Head start leader claims sexuality led to investigation

Tampa – A department director who supervised children’s programs has resigned from Hillsborough County government after an investigation found she gave unsolicited sexual advice to co-workers, including subordinates.

Erica Moore, interim director of the county’s Head Start program, stepped down Nov. 1 after the investigation. She later issued a statement saying the investigation was a farce and that evidence was overlooked and shaped by gay stereotypes.

“I resigned because the die was cast against me because I am gay,” wrote Moore.

The report found that in multiple instances and in the presence of five different women, Moore counseled them to be sexually attentive to their husbands to keep them from straying.
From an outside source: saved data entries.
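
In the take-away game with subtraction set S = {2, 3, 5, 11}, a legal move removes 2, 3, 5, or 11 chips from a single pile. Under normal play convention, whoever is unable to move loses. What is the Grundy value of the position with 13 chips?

3

G(0) = 0
G(1) = mex{} = 0
G(2) = mex{0} = 1
G(3) = mex{0,0} = 1
G(4) = mex{1,0} = 2
G(5) = mex{1,1,0} = 2
G(6) = mex{2,1,0} = 3
G(7) = mex{2,2,1} = 0
G(8) = mex{3,2,1} = 0
G(9) = mex{0,3,2} = 1
G(10) = mex{0,0,2} = 1
G(11) = mex{1,0,3,0} = 2
G(12) = mex{1,1,0,0} = 2
G(13) = mex{2,1,0,1} = 3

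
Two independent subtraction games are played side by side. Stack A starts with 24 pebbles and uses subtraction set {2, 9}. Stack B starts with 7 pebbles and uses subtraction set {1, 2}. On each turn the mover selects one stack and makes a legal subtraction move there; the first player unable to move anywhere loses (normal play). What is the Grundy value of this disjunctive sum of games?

Stack A, S = {2, 9}:
G(0) = 0
G(1) = mex{} = 0
G(2) = mex{0} = 1
G(3) = mex{0} = 1
G(4) = mex{1} = 0
G(5) = mex{1} = 0
G(6) = mex{0} = 1
G(7) = mex{0} = 1
G(8) = mex{1} = 0
G(9) = mex{1,0} = 2
G(10) = mex{0,0} = 1
G(11) = mex{2,1} = 0
G(12) = mex{1,1} = 0
G(13) = mex{0,0} = 1
G(14) = mex{0,0} = 1
G(15) = mex{1,1} = 0
G(16) = mex{1,1} = 0
G(17) = mex{0,0} = 1
G(18) = mex{0,2} = 1
G(19) = mex{1,1} = 0
G(20) = mex{1,0} = 2
G(21) = mex{0,0} = 1
G(22) = mex{2,1} = 0
G(23) = mex{1,1} = 0
G(24) = mex{0,0} = 1
G_A(24) = 1.
Stack B, S = {1, 2}:
n : 0 1 2 3 4 5 6 7
G : 0 1 2 0 1 2 0 1
G_B(7) = 1.
Combined Grundy value = 1 ⊕ 1 = 0.

0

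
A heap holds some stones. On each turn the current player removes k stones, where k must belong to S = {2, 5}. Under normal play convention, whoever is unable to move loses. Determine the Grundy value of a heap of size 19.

2

n :  0  1  2  3  4  5  6  7  8  9 10 11 12 13 14 15 16 17 18 19
G :  0  0  1  1  0  2  1  0  0  1  1  0  2  1  0  0  1  1  0  2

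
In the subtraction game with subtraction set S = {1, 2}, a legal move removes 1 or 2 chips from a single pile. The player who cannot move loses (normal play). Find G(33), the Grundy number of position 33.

G(0) = 0
G(1) = mex{0} = 1
G(2) = mex{1,0} = 2
G(3) = mex{2,1} = 0
G(4) = mex{0,2} = 1
G(5) = mex{1,0} = 2
G(6) = mex{2,1} = 0
G(7) = mex{0,2} = 1
G(8) = mex{1,0} = 2
G(9) = mex{2,1} = 0
G(10) = mex{0,2} = 1
G(11) = mex{1,0} = 2
G(12) = mex{2,1} = 0
G(13) = mex{0,2} = 1
G(14) = mex{1,0} = 2
G(15) = mex{2,1} = 0
G(16) = mex{0,2} = 1
G(17) = mex{1,0} = 2
G(18) = mex{2,1} = 0
G(19) = mex{0,2} = 1
G(20) = mex{1,0} = 2
G(21) = mex{2,1} = 0
G(22) = mex{0,2} = 1
G(23) = mex{1,0} = 2
G(24) = mex{2,1} = 0
G(25) = mex{0,2} = 1
G(26) = mex{1,0} = 2
G(27) = mex{2,1} = 0
G(28) = mex{0,2} = 1
G(29) = mex{1,0} = 2
G(30) = mex{2,1} = 0
G(31) = mex{0,2} = 1
G(32) = mex{1,0} = 2
G(33) = mex{2,1} = 0

0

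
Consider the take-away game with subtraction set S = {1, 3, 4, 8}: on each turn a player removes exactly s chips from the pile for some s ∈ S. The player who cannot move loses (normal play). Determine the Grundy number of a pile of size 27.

n :  0  1  2  3  4  5  6  7  8  9 10 11 12 13 14 15 16 17 18 19 20 21 22 23 24 25 26 27
G :  0  1  0  1  2  3  2  0  1  0  1  2  3  2  0  1  0  1  2  3  2  0  1  0  1  2  3  2

2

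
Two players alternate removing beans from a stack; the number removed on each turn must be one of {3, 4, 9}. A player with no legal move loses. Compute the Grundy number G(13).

0

n :  0  1  2  3  4  5  6  7  8  9 10 11 12 13
G :  0  0  0  1  1  1  2  0  0  3  1  1  2  0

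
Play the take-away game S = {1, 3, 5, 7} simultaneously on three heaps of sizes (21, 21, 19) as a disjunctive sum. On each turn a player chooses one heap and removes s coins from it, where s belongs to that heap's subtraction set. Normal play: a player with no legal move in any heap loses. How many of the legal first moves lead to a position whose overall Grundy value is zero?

12

All heaps use S = {1, 3, 5, 7}:
n :  0  1  2  3  4  5  6  7  8  9 10 11 12 13 14 15 16 17 18 19 20 21
G :  0  1  0  1  0  1  0  1  0  1  0  1  0  1  0  1  0  1  0  1  0  1
Heap A: G(21) = 1.
Heap B: G(21) = 1.
Heap C: G(19) = 1.
Combined Grundy value = 1 ⊕ 1 ⊕ 1 = 1.
A winning move leaves total XOR = 0, i.e. changes one component's Grundy value g to g ⊕ X where X is the current total.
Heap A: need g' = 1⊕1 = 0. Options: 21−1→G=0, 21−3→G=0, 21−5→G=0, 21−7→G=0. Hits: 4.
Heap B: need g' = 1⊕1 = 0. Options: 21−1→G=0, 21−3→G=0, 21−5→G=0, 21−7→G=0. Hits: 4.
Heap C: need g' = 1⊕1 = 0. Options: 19−1→G=0, 19−3→G=0, 19−5→G=0, 19−7→G=0. Hits: 4.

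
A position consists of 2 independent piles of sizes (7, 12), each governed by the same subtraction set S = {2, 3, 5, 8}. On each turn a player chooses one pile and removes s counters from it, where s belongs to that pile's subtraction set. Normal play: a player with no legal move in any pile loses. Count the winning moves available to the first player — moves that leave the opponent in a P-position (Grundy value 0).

1

All piles use S = {2, 3, 5, 8}:
n :  0  1  2  3  4  5  6  7  8  9 10 11 12
G :  0  0  1  1  2  2  3  0  4  1  3  0  4
Pile A: G(7) = 0.
Pile B: G(12) = 4.
Combined Grundy value = 0 ⊕ 4 = 4.
A winning move leaves total XOR = 0, i.e. changes one component's Grundy value g to g ⊕ X where X is the current total.
Pile A: need g' = 0⊕4 = 4. Options: 7−2→G=2, 7−3→G=2, 7−5→G=1. Hits: 0.
Pile B: need g' = 4⊕4 = 0. Options: 12−2→G=3, 12−3→G=1, 12−5→G=0, 12−8→G=2. Hits: 1.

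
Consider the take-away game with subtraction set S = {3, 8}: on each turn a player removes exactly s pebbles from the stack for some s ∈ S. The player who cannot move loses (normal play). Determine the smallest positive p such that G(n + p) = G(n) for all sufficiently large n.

n :  0  1  2  3  4  5  6  7  8  9 10 11 12 13 14 15 16 17 18 19 20 21 22 23
G :  0  0  0  1  1  1  0  0  2  1  1  0  0  0  1  1  1  0  0  2  1  1  0  0
G(n+11) = G(n) holds for n = 0,…,7 (a full window of length max(S) = 8), so the sequence is purely periodic with period 11.

11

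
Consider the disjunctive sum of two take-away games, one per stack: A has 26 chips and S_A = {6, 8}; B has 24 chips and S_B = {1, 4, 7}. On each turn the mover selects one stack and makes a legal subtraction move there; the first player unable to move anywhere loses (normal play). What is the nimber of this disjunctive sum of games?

2

Stack A, S = {6, 8}:
n :  0  1  2  3  4  5  6  7  8  9 10 11 12 13 14 15 16 17 18 19 20 21 22 23 24 25 26
G :  0  0  0  0  0  0  1  1  1  1  1  1  2  2  0  0  0  0  0  0  1  1  1  1  1  1  2
G_A(26) = 2.
Stack B, S = {1, 4, 7}:
G(0) = 0
G(1) = mex{0} = 1
G(2) = mex{1} = 0
G(3) = mex{0} = 1
G(4) = mex{1,0} = 2
G(5) = mex{2,1} = 0
G(6) = mex{0,0} = 1
G(7) = mex{1,1,0} = 2
G(8) = mex{2,2,1} = 0
G(9) = mex{0,0,0} = 1
G(10) = mex{1,1,1} = 0
G(11) = mex{0,2,2} = 1
G(12) = mex{1,0,0} = 2
G(13) = mex{2,1,1} = 0
G(14) = mex{0,0,2} = 1
G(15) = mex{1,1,0} = 2
G(16) = mex{2,2,1} = 0
G(17) = mex{0,0,0} = 1
G(18) = mex{1,1,1} = 0
G(19) = mex{0,2,2} = 1
G(20) = mex{1,0,0} = 2
G(21) = mex{2,1,1} = 0
G(22) = mex{0,0,2} = 1
G(23) = mex{1,1,0} = 2
G(24) = mex{2,2,1} = 0
G_B(24) = 0.
Combined Grundy value = 2 ⊕ 0 = 2.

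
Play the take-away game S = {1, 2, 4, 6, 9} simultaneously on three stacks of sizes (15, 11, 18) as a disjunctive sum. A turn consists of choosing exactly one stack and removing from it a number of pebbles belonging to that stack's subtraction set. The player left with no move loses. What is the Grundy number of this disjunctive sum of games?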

One of the comments was made in the presence of county human resources director Lori Krieck, as advice to one of Krieck’s newlywed subordinates.

In another part of the report, prepared by the private firm Kalwary Investigations, Moore admitted giving her administrative assistant a copy of the book The Good Girl’s Guide to Bad Girl Sex as a marital aid.

Two of the women claimed Moore made indirect sexual passes at them as well.

According to the Tampa Bay Times, Moore’s aide told investigators that Moore remarked on the “sexy jeans” she was wearing, adding, “I may have to start hitting on you.” The other employee said Moore made a sexually suggestive comment and said, “Maybe you can be converted,” meaning from straight to gay.

Moore denied the allegations.

“These allegations were concocted by employees who feared for their jobs because they knew that any hint of homosexual scandal would cause the County to support them,” Moore wrote.

She said she had not harassed anyone. “Polygraph results found me to be ‘Truthful’ in all responses” but were not included in the findings, she said.

In the report, the investigator wrote that Moore generally denied making sexually suggestive comments or hitting on other employees. She acknowledged talking to her aide about personal family matters but said the relationship was more “sisterly.”

She suggests the aide may be motivated by a poor evaluation and that one of the other women may have been lashing out due to expected changes to her job responsibilities.

County Administrator Mike Merrill told the Times he farmed out the investigation to an outside firm due to the sensitivity of some of the allegations. Moore’s departure after less than a year on the job is the latest spate of troubling news involving directors hired on his watch.

Moore, who was paid $104,978 annually, said her leadership led to happier foster children.

“The statistics show that the foster children thrived under my care, with decreased runaways and arrest, coupled with raised academic, nutritional, personal safety and recreational expectations,” Moore wrote. “The saddest thing to me is the message that this sends to impressionable teens, that it is not permitted to be gay in Hillsborough County, even if you are competent and hardworking.”

Moore was hired in January to be the director of Children’s Services and was moved to Head Start on an interim basis when its director left. In her initial role, she was singled out for praise by county commissioners for helping to turn around a long-troubled program that houses foster children.